莫惟明脚步匆匆,直奔星光报社的方向。(汉唐兴衰史:缘来阅读)餿飕晓说网 免费跃毒

    清晨的寒气终于开始散去,职工们步伐,匆匆走向报社。门口,两个穿着制服的警卫抱着枪,像门神一样杵在那里,眼神警剔地扫视着每一个靠近的人。

    莫惟明记得上次陪梧惠来时,门口还只有一个懒洋洋的门房。这阵势让他心头一沉,又隐隐庆幸梧惠早已离开了这个是非之地。

    他深吸一口气,快步上前。

    “我找人。”

    门口一个穿着邮差式制服、但态度明显倨傲的门卫斜眼打量着他,语气生硬:

    “找谁?有预约凭证吗?”

    “没有。我找欧阳启闻,有急事。”莫惟明尽量让声音显得平静。

    “没凭证?”门卫像赶苍蝇似的挥挥手,“走!没事别瞎打听。没凭证一律不准进,上头新规定!赶紧的,别在这儿堵着!”

    对方毫不客气地驱赶着他。莫惟明清楚,硬闯显然不明智。他只得退开几步,站在马路对面一根电线杆的阴影下,目光死死盯着报社大门。时间一分一秒过去,街道渐渐有了些人气,但那扇门仿佛隔绝着两个世界。

    终于,一个头发蓬乱、眼袋浮肿、步履蹒跚的年轻人打着哈欠从里面晃了出来,一看就是熬了个通宵。莫惟明立刻迎了上去。

    “先生,打扰一下。”

    年轻人困得眼皮都睁不开,茫然地看着他。

    “啊?有事?”

    “请问您认识报社的欧阳启闻记者吗?您知道他现在在哪吗?”

    “欧阳?”年轻人皱着眉,似乎在努力回忆这个不算陌生的名字,“不知道啊可能还在东城区那边吧?好久没在社里见到他了。”

    他说完就要绕过莫惟明离开。莫惟明连忙追问:

    “那您知道他最近在忙什么任务吗?我是他的忠实读者,一直期待传闻里,他那个独家爆料呢。”

    年轻人脚步顿住,回头看了他一眼,不算特别惊讶。

    “我就知道,凡是叫作秘密任务的,全天下都知道。但具体啥近况,除了他谁清楚?我就知道,他前几天回来过一趟,可能已经开始写了吧?人应该还安全。·兰\兰~文^学* ¨已?发¢布_最.新?章/节?不过阳明商会那个阿德勒好象放出来了,谁知道他会不会惹上麻烦?行了,我就知道这些。困死了。”
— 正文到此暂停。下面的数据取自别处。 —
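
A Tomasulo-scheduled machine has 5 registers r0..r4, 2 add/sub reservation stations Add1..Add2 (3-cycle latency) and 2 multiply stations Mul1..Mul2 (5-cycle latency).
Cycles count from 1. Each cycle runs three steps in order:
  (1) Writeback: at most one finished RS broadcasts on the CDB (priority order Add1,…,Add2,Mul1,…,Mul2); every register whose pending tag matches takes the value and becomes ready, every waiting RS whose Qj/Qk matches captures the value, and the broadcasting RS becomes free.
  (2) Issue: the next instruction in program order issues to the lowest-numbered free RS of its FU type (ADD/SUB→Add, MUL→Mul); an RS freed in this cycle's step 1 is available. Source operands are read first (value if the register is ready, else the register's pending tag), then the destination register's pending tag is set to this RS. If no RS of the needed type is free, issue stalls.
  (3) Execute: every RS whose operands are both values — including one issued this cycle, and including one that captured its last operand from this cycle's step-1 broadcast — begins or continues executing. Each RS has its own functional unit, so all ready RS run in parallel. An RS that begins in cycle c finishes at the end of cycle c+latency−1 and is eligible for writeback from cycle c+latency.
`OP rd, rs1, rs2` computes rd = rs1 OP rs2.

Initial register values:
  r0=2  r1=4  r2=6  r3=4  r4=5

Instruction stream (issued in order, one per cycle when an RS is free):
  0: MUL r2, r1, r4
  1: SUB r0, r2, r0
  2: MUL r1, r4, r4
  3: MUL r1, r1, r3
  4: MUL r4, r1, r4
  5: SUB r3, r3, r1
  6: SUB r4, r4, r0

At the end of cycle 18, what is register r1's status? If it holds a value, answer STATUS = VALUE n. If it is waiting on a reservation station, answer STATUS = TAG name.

c1: issue MUL r2<-Mul1 | r0:2,r1:4,r2:Mul1,r3:4,r4:5
c2: issue SUB r0<-Add1 | r0:Add1,r1:4,r2:Mul1,r3:4,r4:5
c3: issue MUL r1<-Mul2 | r0:Add1,r1:Mul2,r2:Mul1,r3:4,r4:5
c4: stall | r0:Add1,r1:Mul2,r2:Mul1,r3:4,r4:5
c5: stall | r0:Add1,r1:Mul2,r2:Mul1,r3:4,r4:5
c6: CDB Mul1=20; issue MUL r1<-Mul1 | r0:Add1,r1:Mul1,r2:20,r3:4,r4:5
c7: stall | r0:Add1,r1:Mul1,r2:20,r3:4,r4:5
c8: CDB Mul2=25; issue MUL r4<-Mul2 | r0:Add1,r1:Mul1,r2:20,r3:4,r4:Mul2
c9: CDB Add1=18; issue SUB r3<-Add1 | r0:18,r1:Mul1,r2:20,r3:Add1,r4:Mul2
c10: issue SUB r4<-Add2 | r0:18,r1:Mul1,r2:20,r3:Add1,r4:Add2
c11: - | r0:18,r1:Mul1,r2:20,r3:Add1,r4:Add2
c12: - | r0:18,r1:Mul1,r2:20,r3:Add1,r4:Add2
c13: CDB Mul1=100 | r0:18,r1:100,r2:20,r3:Add1,r4:Add2
c14: - | r0:18,r1:100,r2:20,r3:Add1,r4:Add2
c15: - | r0:18,r1:100,r2:20,r3:Add1,r4:Add2
c16: CDB Add1=-96 | r0:18,r1:100,r2:20,r3:-96,r4:Add2
c17: - | r0:18,r1:100,r2:20,r3:-96,r4:Add2
c18: CDB Mul2=500 | r0:18,r1:100,r2:20,r3:-96,r4:Add2

STATUS = VALUE 100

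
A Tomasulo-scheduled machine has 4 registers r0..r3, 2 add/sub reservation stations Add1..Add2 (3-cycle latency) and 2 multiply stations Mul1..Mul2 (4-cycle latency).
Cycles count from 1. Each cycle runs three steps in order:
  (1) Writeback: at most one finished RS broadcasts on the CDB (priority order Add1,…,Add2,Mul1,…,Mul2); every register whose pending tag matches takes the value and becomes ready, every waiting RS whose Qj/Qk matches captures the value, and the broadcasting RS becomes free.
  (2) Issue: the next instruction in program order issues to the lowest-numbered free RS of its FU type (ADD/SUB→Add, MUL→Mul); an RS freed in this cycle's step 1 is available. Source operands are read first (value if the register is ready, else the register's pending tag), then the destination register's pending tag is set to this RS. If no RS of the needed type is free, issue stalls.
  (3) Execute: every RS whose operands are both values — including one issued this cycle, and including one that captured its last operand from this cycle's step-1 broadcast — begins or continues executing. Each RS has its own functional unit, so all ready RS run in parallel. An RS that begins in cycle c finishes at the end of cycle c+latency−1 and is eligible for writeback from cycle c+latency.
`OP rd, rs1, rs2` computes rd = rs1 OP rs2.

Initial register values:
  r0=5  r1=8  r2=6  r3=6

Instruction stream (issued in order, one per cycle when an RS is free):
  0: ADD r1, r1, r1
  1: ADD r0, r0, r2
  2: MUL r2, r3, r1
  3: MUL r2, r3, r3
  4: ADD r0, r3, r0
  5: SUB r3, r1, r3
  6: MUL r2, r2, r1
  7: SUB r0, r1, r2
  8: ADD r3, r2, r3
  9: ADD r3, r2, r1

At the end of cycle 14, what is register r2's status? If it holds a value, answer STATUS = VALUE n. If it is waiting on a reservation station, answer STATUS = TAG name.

STATUS = TAG Mul1

  c1: issue ADD r1<-Add1  regs: r0:5,r1:Add1,r2:6,r3:6
  c2: issue ADD r0<-Add2  regs: r0:Add2,r1:Add1,r2:6,r3:6
  c3: issue MUL r2<-Mul1  regs: r0:Add2,r1:Add1,r2:Mul1,r3:6
  c4: CDB Add1=16; issue MUL r2<-Mul2  regs: r0:Add2,r1:16,r2:Mul2,r3:6
  c5: CDB Add2=11; issue ADD r0<-Add1  regs: r0:Add1,r1:16,r2:Mul2,r3:6
  c6: issue SUB r3<-Add2  regs: r0:Add1,r1:16,r2:Mul2,r3:Add2
  c7: stall  regs: r0:Add1,r1:16,r2:Mul2,r3:Add2
  c8: CDB Add1=17; stall  regs: r0:17,r1:16,r2:Mul2,r3:Add2
  c9: CDB Add2=10; stall  regs: r0:17,r1:16,r2:Mul2,r3:10
  c10: CDB Mul1=96; issue MUL r2<-Mul1  regs: r0:17,r1:16,r2:Mul1,r3:10
  c11: CDB Mul2=36; issue SUB r0<-Add1  regs: r0:Add1,r1:16,r2:Mul1,r3:10
  c12: issue ADD r3<-Add2  regs: r0:Add1,r1:16,r2:Mul1,r3:Add2
  c13: stall  regs: r0:Add1,r1:16,r2:Mul1,r3:Add2
  c14: stall  regs: r0:Add1,r1:16,r2:Mul1,r3:Add2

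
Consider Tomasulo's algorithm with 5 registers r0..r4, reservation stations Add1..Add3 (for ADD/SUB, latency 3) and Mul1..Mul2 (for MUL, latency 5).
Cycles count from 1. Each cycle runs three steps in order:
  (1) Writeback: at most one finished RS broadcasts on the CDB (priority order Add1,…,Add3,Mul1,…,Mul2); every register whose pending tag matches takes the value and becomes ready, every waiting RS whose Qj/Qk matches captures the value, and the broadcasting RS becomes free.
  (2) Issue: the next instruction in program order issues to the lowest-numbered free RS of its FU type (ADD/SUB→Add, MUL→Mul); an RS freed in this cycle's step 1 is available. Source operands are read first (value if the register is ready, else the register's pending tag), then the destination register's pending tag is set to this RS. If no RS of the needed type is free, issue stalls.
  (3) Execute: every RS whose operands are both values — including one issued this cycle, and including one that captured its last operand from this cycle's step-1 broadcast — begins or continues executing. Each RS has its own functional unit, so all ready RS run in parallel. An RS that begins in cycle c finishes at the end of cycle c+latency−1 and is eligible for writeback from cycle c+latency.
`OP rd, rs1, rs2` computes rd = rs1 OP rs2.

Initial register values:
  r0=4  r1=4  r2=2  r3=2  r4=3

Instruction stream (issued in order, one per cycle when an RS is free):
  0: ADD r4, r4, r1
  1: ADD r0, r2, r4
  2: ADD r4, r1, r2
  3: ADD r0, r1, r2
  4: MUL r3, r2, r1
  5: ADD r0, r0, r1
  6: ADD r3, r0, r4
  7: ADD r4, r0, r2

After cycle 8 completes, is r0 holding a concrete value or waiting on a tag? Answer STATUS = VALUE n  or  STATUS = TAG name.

cycle 1: issue ADD r4<-Add1 // r0:4,r1:4,r2:2,r3:2,r4:Add1
cycle 2: issue ADD r0<-Add2 // r0:Add2,r1:4,r2:2,r3:2,r4:Add1
cycle 3: issue ADD r4<-Add3 // r0:Add2,r1:4,r2:2,r3:2,r4:Add3
cycle 4: CDB Add1=7; issue ADD r0<-Add1 // r0:Add1,r1:4,r2:2,r3:2,r4:Add3
cycle 5: issue MUL r3<-Mul1 // r0:Add1,r1:4,r2:2,r3:Mul1,r4:Add3
cycle 6: CDB Add3=6; issue ADD r0<-Add3 // r0:Add3,r1:4,r2:2,r3:Mul1,r4:6
cycle 7: CDB Add1=6; issue ADD r3<-Add1 // r0:Add3,r1:4,r2:2,r3:Add1,r4:6
cycle 8: CDB Add2=9; issue ADD r4<-Add2 // r0:Add3,r1:4,r2:2,r3:Add1,r4:Add2

STATUS = TAG Add3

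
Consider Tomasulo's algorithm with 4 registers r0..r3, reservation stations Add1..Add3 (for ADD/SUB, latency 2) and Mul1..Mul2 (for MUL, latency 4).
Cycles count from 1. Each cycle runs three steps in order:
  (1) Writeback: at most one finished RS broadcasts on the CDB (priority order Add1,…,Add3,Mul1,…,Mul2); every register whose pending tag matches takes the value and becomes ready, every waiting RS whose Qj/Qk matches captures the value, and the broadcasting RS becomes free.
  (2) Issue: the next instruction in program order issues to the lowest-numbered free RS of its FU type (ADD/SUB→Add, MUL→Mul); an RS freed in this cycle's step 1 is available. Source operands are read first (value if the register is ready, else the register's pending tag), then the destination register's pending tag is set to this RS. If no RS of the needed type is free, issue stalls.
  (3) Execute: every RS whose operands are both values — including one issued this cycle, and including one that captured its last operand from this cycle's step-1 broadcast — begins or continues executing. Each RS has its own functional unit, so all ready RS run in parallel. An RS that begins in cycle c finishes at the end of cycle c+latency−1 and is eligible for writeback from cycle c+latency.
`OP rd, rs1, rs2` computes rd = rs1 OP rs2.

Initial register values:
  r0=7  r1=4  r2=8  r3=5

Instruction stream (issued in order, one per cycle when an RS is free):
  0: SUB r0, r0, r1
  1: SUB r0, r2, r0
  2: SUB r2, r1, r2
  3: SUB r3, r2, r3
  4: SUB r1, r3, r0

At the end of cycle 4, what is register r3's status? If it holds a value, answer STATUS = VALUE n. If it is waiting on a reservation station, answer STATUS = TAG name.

  c1: issue SUB r0<-Add1  regs: r0:Add1,r1:4,r2:8,r3:5
  c2: issue SUB r0<-Add2  regs: r0:Add2,r1:4,r2:8,r3:5
  c3: CDB Add1=3; issue SUB r2<-Add1  regs: r0:Add2,r1:4,r2:Add1,r3:5
  c4: issue SUB r3<-Add3  regs: r0:Add2,r1:4,r2:Add1,r3:Add3

STATUS = TAG Add3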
    莫惟明该庆幸,自己遇到一个没什么“职业素养”的编辑。也可能是人在疲劳的情况下判断能力大幅下降。毕竟不是经过培训的人,想套话不算难事。但他的状态,着实也没让莫惟明得到太多有效信息。

    但他面上还是挤出一点谢意。

    “够了,谢谢您,打扰了。”

    年轻人摆摆手,头也不回地走了。

    东城区。除此之外,也别无他路。【海量电子书:万能书屋】莫惟明没有尤豫,快步走向最近的渡口,租了一艘冒着黑烟的旧机动艇。小艇破开浑浊的河水,载着他飞快地驶向对岸的东城区。

    北岸的风带着河水的腥气和隐隐的煤烟味。下了船,莫惟明目标明确,直奔那座高耸的尖顶教堂附近。这边的人,大多已经戴上了口罩。看来他们的防疫意识还是很强的。而且这也说明,昨夜“乌鸦雨”的影响,连这边亦有所波及。

    他拦住几个看起来象住在附近的路人,尽量清淅地描述着“神使”可能的特征——青年男性、微卷的短发、总是穿着很多口袋的衣服然而得到的回应多是茫然摇头。

    有一个扫着满地黑毛的老头听完,用扫帚柄点了点地,慢悠悠地说:

    “小伙子,贪狼会的‘神使’,那是能随便露脸的吗?他们不以真面目示人,你怎么可能知道是谁?就算真有哪神使是这副扮相,会员不会告诉你,路人更是一问三不知咯。”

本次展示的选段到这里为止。